Former GOP Senator Jeff Flake on impeachment: Republicans are on trial with Trump
Former Republican Senator Jeff Flake of Arizona, who declined to seek reelection over his disagreements with President Donald Trump, said Monday that the Republicans' "cult of personality" around Mr. Trump will hurt the party even after the president leaves office.
He recently wrote in the Washington Post that, in the impeachment trial now commencing in the Senate, Republicans are on trial with the president.
"This president won't be there forever," Flake, a CBS News contributor, said on "CBS This Morning" on Monday. "He'll either be gone by this time next year or four years from now. Then what happens to the Republican Party? My fear is people out there know that, even if this is not an impeachable offense, that the president did something wrong, and for Republicans to maintain that he didn't is just wrong, and this has long-term ramifications for the party if we act as if we are just devoted to the president no matter what, and this cult of personality that we've seen, we certainly saw it in the House."
Flake stated, in a speech on the Senate floor in October 2017, that "politics can make us silent when we should speak and silence can equal complicity."
Co-host Gayle King asked, "Do you think, Senator, that you should have spoken up more? Do you regret that you didn't speak up more? And why is it so difficult for Republicans to speak up against this president when they don't believe what he's doing? Tell us why that's so hard."
"It's difficult because they want to keep their jobs," Flake replied, "and the president is extremely popular among Republican primary voters. That is a subset of a subset of a subset. They are those who decide who represents the party in the general election."
"Do you wish you have spoken up more, when you look back over it? I'm curious," asked King.
"You always look back and say, I could have done this different or that,' Flake said. "But I did speak up. I decided that, you know, I would have to condone behavior I couldn't condone or accept positions that I couldn't accept if I wanted to win re-election. That's why I didn't run."
Co-host Tony Dokoupil said, "People who voted for these Republicans in the Senate, when they say, 'Look, we support the president, we voted for you, we want you to support the president also,' isn't it fine and dandy from a voter perspective for them to toe the party line?"
Flake replied, "No, it's not. We have separation of powers, and Congress needs to stand up for its principles. Individual members do as well. It doesn't mean that they won't agree with the president. Often if you're Republican, you typically agree with a Republican president more often [than with a Democratic president]. But not all the time. Not to the extent particularly that the House Republicans did to say that the president did nothing wrong here."

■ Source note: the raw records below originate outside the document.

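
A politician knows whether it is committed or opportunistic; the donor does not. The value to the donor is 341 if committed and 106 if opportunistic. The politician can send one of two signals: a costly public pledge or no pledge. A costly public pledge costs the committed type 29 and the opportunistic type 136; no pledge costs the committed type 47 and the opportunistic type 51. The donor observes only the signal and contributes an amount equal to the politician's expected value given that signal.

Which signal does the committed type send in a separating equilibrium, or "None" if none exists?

Try committed → pledge, opportunistic → no pledge:
  Under separation the donor infers type exactly: pledge → committed (pays 341), no pledge → opportunistic (pays 106).
  Committed: pledge gives 341 − 29 = 312; no pledge gives 106 − 47 = 59. No deviation. ✓
  Opportunistic: no pledge gives 106 − 51 = 55; pledge gives 341 − 136 = 205. Would deviate. ✗
Try committed → no pledge, opportunistic → pledge:
  Under separation the donor infers type exactly: no pledge → committed (pays 341), pledge → opportunistic (pays 106).
  Committed: no pledge gives 341 − 47 = 294; pledge gives 106 − 29 = 77. No deviation. ✓
  Opportunistic: pledge gives 106 − 136 = -30; no pledge gives 341 − 51 = 290. Would deviate. ✗
Neither assignment is incentive-compatible.

None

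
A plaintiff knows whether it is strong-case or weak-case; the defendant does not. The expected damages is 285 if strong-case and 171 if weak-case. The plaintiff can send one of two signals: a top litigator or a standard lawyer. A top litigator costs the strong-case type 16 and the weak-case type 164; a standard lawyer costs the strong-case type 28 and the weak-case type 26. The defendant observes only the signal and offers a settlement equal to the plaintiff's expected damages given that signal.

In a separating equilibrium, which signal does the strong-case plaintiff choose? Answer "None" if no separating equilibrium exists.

top litigator

Try strong-case → top litigator, weak-case → standard lawyer:
  If types separate, top litigator earns payment 285 and standard lawyer earns 171.
  Strong-case: top litigator gives 285 − 16 = 269; standard lawyer gives 171 − 28 = 143. No deviation. ✓
  Weak-case: standard lawyer gives 171 − 26 = 145; top litigator gives 285 − 164 = 121. No deviation. ✓
Both hold — the strong-case type sends top litigator.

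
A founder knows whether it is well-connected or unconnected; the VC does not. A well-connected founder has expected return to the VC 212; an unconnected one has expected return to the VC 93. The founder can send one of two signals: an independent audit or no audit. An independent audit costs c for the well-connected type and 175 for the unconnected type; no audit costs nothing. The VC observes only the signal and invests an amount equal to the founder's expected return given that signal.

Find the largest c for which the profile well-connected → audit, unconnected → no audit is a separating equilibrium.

Under separation: audit → well-connected (pays 212); no audit → unconnected (pays 93).
Unconnected: 93 − 0 = 93 ≥ 212 − 175 = 37. Holds regardless of c. ✓
Well-connected: 212 − c ≥ 93 − 0, so c ≤ 212 − 93 = 119.

119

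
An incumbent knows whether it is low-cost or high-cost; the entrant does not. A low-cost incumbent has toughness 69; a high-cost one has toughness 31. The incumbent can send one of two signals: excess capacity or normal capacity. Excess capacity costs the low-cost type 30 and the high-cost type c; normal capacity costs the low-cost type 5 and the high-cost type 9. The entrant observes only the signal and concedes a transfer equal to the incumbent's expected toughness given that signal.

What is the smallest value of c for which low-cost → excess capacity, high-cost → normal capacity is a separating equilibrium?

Under separation: excess capacity → low-cost (pays 69); normal capacity → high-cost (pays 31).
Low-cost: 69 − 30 = 39 ≥ 31 − 5 = 26. Holds regardless of c. ✓
High-cost: 31 − 9 ≥ 69 − c, so c ≥ 69 − 22 = 47.

47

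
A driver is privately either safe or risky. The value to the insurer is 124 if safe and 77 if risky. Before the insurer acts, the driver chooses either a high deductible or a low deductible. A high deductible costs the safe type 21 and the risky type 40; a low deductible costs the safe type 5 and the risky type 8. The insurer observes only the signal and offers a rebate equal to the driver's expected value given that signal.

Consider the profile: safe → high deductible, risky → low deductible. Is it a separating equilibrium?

If types separate, high deductible earns payment 124 and low deductible earns 77.
Safe: high deductible gives 124 − 21 = 103; low deductible gives 77 − 5 = 72. No deviation. ✓
Risky: low deductible gives 77 − 8 = 69; high deductible gives 124 − 40 = 84. Would deviate. ✗

No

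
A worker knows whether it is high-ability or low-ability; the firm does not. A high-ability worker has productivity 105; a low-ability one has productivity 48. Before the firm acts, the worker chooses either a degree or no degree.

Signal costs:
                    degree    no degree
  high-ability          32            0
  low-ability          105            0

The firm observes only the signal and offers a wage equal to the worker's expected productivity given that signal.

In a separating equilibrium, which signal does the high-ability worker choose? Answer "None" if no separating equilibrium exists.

degree

Try high-ability → degree, low-ability → no degree:
  If types separate, degree earns payment 105 and no degree earns 48.
  High-ability: degree gives 105 − 32 = 73; no degree gives 48 − 0 = 48. No deviation. ✓
  Low-ability: no degree gives 48 − 0 = 48; degree gives 105 − 105 = 0. No deviation. ✓
Both hold — the high-ability type sends degree.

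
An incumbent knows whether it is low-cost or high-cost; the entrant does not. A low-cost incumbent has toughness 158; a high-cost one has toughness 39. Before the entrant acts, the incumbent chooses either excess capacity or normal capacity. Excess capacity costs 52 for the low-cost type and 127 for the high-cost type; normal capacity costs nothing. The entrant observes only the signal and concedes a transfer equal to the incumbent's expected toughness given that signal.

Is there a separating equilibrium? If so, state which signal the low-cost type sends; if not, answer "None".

Try low-cost → excess capacity, high-cost → normal capacity:
  Under separation the entrant infers type exactly: excess capacity → low-cost (pays 158), normal capacity → high-cost (pays 39).
  Low-cost: excess capacity gives 158 − 52 = 106; normal capacity gives 39 − 0 = 39. No deviation. ✓
  High-cost: normal capacity gives 39 − 0 = 39; excess capacity gives 158 − 127 = 31. No deviation. ✓
Both hold — the low-cost type sends excess capacity.

excess capacity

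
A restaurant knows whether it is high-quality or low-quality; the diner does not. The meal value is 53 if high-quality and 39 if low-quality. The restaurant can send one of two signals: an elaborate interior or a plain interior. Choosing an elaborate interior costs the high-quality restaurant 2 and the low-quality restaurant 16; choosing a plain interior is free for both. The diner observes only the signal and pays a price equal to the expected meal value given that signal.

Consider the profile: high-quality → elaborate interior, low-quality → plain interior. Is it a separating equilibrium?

Yes

If types separate, elaborate interior earns payment 53 and plain interior earns 39.
High-quality: elaborate interior gives 53 − 2 = 51; plain interior gives 39 − 0 = 39. No deviation. ✓
Low-quality: plain interior gives 39 − 0 = 39; elaborate interior gives 53 − 16 = 37. No deviation. ✓
Both incentive constraints hold.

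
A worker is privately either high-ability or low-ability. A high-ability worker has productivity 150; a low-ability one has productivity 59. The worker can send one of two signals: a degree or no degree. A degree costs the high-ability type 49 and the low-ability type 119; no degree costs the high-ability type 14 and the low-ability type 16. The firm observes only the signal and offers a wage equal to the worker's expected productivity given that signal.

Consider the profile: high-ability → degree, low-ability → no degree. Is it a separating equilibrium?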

Dokoupil said that, for the impeachment trial, "The Trump administration is saying they do not want witnesses; the Democrats do want witnesses and they are going to need four Republican votes to get them. Looks like they might have three. But from your conversations behind the scenes, from your knowledge of the way the Senate works and your former colleagues, will that fourth vote appear?"
"Certainly not with a motion that Chuck Schumer is likely to make tomorrow [to force a vote on witnesses]. He won't get any Republican votes for that. The time when witnesses may be called is after the president makes his case and the House impeachment managers do. So, down the road, then Susan Collins, Mitt Romney and also Lisa Murkowski have said that they are open to witnesses."
"They still need one more," said co-host Anthony Mason. "There are other moderate Republicans who are vulnerable in this fall's election. How difficult a decision is that to make?"
"That's a tough one for them," Flake said. "Certainly they don't want to draw the president's ire. Obviously they still have to win a primary which is coming up. But they have to win a general election after that. And to win a general election in a state like Arizona or Colorado or Maine is difficult unless you have said, 'Hey, we're going to hear this evidence and we're going to consider it,' like a senator should. And I think that they know that."
When asked his opinion on Senate Majority Leader Mitch McConnell's handling of the trial so far, Flake replied, "The fact that they will have a vote on witnesses after the president and the House presents their case, that speaks well for Mitch McConnell that they're doing like they did in the Clinton hearings.
"I wouldn't have said, as he did, that he would coordinate every move with the White House," Flake added. "That just says to people he's not going to be fair and impartial."